There are two orientations for printing thermal barcodes. You can choose either a Picket Fence orientation or Ladder orientation. There are advantages and disadvantages of each so we will look at both styles.
First – a quick print lesson: The print head works by heating up hundreds of tiny heaters along its edge: typically 200 – 300 per inch. When these tiny heaters are turned on it creates a reaction causing that portion of the white label to darken.
Two Types of Barcode Printing Orientation
The people on the “Picket” side of the fence will argue they get a higher quality barcode because the edges of the bars are crisper due to a print head staying on for an extended period of time. Each line in the barcode requires the heaters to turn on and off once.
However, if you do get a heater burning out, it can result in a line that is not printed resulting in an unscannable barcode. If you look at the Picket Fence barcode above, a missing line may not be humanly discernible.

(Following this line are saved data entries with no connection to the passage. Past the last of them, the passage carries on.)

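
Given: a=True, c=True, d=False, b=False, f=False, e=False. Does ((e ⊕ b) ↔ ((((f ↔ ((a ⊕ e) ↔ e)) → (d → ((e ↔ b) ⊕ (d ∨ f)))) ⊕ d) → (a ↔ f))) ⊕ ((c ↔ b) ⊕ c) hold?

Substituting a=True, c=True, d=False, b=False, f=False, e=False:
e ⊕ b = False ⊕ False = False
a ⊕ e = True ⊕ False = True
(a ⊕ e) ↔ e = True ↔ False = False
f ↔ ((a ⊕ e) ↔ e) = False ↔ False = True
e ↔ b = False ↔ False = True
d ∨ f = False ∨ False = False
(e ↔ b) ⊕ (d ∨ f) = True ⊕ False = True
d → ((e ↔ b) ⊕ (d ∨ f)) = False → True = True
(f ↔ ((a ⊕ e) ↔ e)) → (d → ((e ↔ b) ⊕ (d ∨ f))) = True → True = True
((f ↔ ((a ⊕ e) ↔ e)) → (d → ((e ↔ b) ⊕ (d ∨ f)))) ⊕ d = True ⊕ False = True
a ↔ f = True ↔ False = False
(((f ↔ ((a ⊕ e) ↔ e)) → (d → ((e ↔ b) ⊕ (d ∨ f)))) ⊕ d) → (a ↔ f) = True → False = False
(e ⊕ b) ↔ ((((f ↔ ((a ⊕ e) ↔ e)) → (d → ((e ↔ b) ⊕ (d ∨ f)))) ⊕ d) → (a ↔ f)) = False ↔ False = True
c ↔ b = True ↔ False = False
(c ↔ b) ⊕ c = False ⊕ True = True
((e ⊕ b) ↔ ((((f ↔ ((a ⊕ e) ↔ e)) → (d → ((e ↔ b) ⊕ (d ∨ f)))) ⊕ d) → (a ↔ f))) ⊕ ((c ↔ b) ⊕ c) = True ⊕ True = False

False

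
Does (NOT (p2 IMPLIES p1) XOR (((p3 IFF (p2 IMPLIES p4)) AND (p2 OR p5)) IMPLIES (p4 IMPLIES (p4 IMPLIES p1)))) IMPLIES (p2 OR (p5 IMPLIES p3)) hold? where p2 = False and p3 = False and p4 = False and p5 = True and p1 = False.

p2 IMPLIES p1 = False IMPLIES False = True
NOT (p2 IMPLIES p1) = NOT True = False
p2 IMPLIES p4 = False IMPLIES False = True
p3 IFF (p2 IMPLIES p4) = False IFF True = False
p2 OR p5 = False OR True = True
(p3 IFF (p2 IMPLIES p4)) AND (p2 OR p5) = False AND True = False
p4 IMPLIES p1 = False IMPLIES False = True
p4 IMPLIES (p4 IMPLIES p1) = False IMPLIES True = True
((p3 IFF (p2 IMPLIES p4)) AND (p2 OR p5)) IMPLIES (p4 IMPLIES (p4 IMPLIES p1)) = False IMPLIES True = True
NOT (p2 IMPLIES p1) XOR (((p3 IFF (p2 IMPLIES p4)) AND (p2 OR p5)) IMPLIES (p4 IMPLIES (p4 IMPLIES p1))) = False XOR True = True
p5 IMPLIES p3 = True IMPLIES False = False
p2 OR (p5 IMPLIES p3) = False OR False = False
(NOT (p2 IMPLIES p1) XOR (((p3 IFF (p2 IMPLIES p4)) AND (p2 OR p5)) IMPLIES (p4 IMPLIES (p4 IMPLIES p1)))) IMPLIES (p2 OR (p5 IMPLIES p3)) = True IMPLIES False = False

False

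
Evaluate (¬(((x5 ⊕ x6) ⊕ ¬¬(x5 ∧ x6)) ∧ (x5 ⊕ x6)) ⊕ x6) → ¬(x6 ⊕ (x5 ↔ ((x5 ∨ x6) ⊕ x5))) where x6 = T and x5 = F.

F

Substituting x6=T, x5=F:
x5 ⊕ x6 = F ⊕ T = T
x5 ∧ x6 = F ∧ T = F
¬(x5 ∧ x6) = ¬F = T
¬¬(x5 ∧ x6) = ¬T = F
(x5 ⊕ x6) ⊕ ¬¬(x5 ∧ x6) = T ⊕ F = T
x5 ⊕ x6 = F ⊕ T = T
((x5 ⊕ x6) ⊕ ¬¬(x5 ∧ x6)) ∧ (x5 ⊕ x6) = T ∧ T = T
¬(((x5 ⊕ x6) ⊕ ¬¬(x5 ∧ x6)) ∧ (x5 ⊕ x6)) = ¬T = F
¬(((x5 ⊕ x6) ⊕ ¬¬(x5 ∧ x6)) ∧ (x5 ⊕ x6)) ⊕ x6 = F ⊕ T = T
x5 ∨ x6 = F ∨ T = T
(x5 ∨ x6) ⊕ x5 = T ⊕ F = T
x5 ↔ ((x5 ∨ x6) ⊕ x5) = F ↔ T = F
x6 ⊕ (x5 ↔ ((x5 ∨ x6) ⊕ x5)) = T ⊕ F = T
¬(x6 ⊕ (x5 ↔ ((x5 ∨ x6) ⊕ x5))) = ¬T = F
(¬(((x5 ⊕ x6) ⊕ ¬¬(x5 ∧ x6)) ∧ (x5 ⊕ x6)) ⊕ x6) → ¬(x6 ⊕ (x5 ↔ ((x5 ∨ x6) ⊕ x5))) = T → F = F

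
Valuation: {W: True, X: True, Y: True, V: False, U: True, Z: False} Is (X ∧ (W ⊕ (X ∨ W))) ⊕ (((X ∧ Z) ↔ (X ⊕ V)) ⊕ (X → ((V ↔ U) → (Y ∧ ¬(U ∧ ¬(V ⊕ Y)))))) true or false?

True

Substituting W=True, X=True, Y=True, V=False, U=True, Z=False:
X ∨ W = True ∨ True = True
W ⊕ (X ∨ W) = True ⊕ True = False
X ∧ (W ⊕ (X ∨ W)) = True ∧ False = False
X ∧ Z = True ∧ False = False
X ⊕ V = True ⊕ False = True
(X ∧ Z) ↔ (X ⊕ V) = False ↔ True = False
V ↔ U = False ↔ True = False
V ⊕ Y = False ⊕ True = True
¬(V ⊕ Y) = ¬True = False
U ∧ ¬(V ⊕ Y) = True ∧ False = False
¬(U ∧ ¬(V ⊕ Y)) = ¬False = True
Y ∧ ¬(U ∧ ¬(V ⊕ Y)) = True ∧ True = True
(V ↔ U) → (Y ∧ ¬(U ∧ ¬(V ⊕ Y))) = False → True = True
X → ((V ↔ U) → (Y ∧ ¬(U ∧ ¬(V ⊕ Y)))) = True → True = True
((X ∧ Z) ↔ (X ⊕ V)) ⊕ (X → ((V ↔ U) → (Y ∧ ¬(U ∧ ¬(V ⊕ Y))))) = False ⊕ True = True
(X ∧ (W ⊕ (X ∨ W))) ⊕ (((X ∧ Z) ↔ (X ⊕ V)) ⊕ (X → ((V ↔ U) → (Y ∧ ¬(U ∧ ¬(V ⊕ Y)))))) = False ⊕ True = True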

If you decide to print the picket fence style, you should print a verification line before, or after, the barcode. This will allow your operator to more easily see if a heater has a burnt out segment before it creates a lot of costly rework. Below is an example of how you can setup the Verification Line in your software with the picket fence orientation.
It should be noted that even with this verification line, any missing segment will be small and may be somewhat difficult to see.
If you go with a Ladder orientation, you can see that a bad print head is easily identifiable since it creates a white space across the entire barcode. See image below.
It should be noted that this barcode is still scannable so printing labels can continue. The ladder orientation provides some time for the line operators to eventually change out the print head.
The downside of this method is that the heaters can burn out faster when printing at high speeds. This is due to the heaters turning on and off many times per barcode.
VBS recommends picket fence style of printing as the only viable option for industrial environment that demands anything above mediocre printing speeds for the industrial environment. When you print the ladder style, the print quality wills suffer with speed resulting in unscannable or poor performing barcodes. The hassle of unscannable barcodes outweighs the slight increase in cost of replacing print heads.
Taking these tips into account when designing your barcode labeling application can save you considerable amounts of frustration and cost!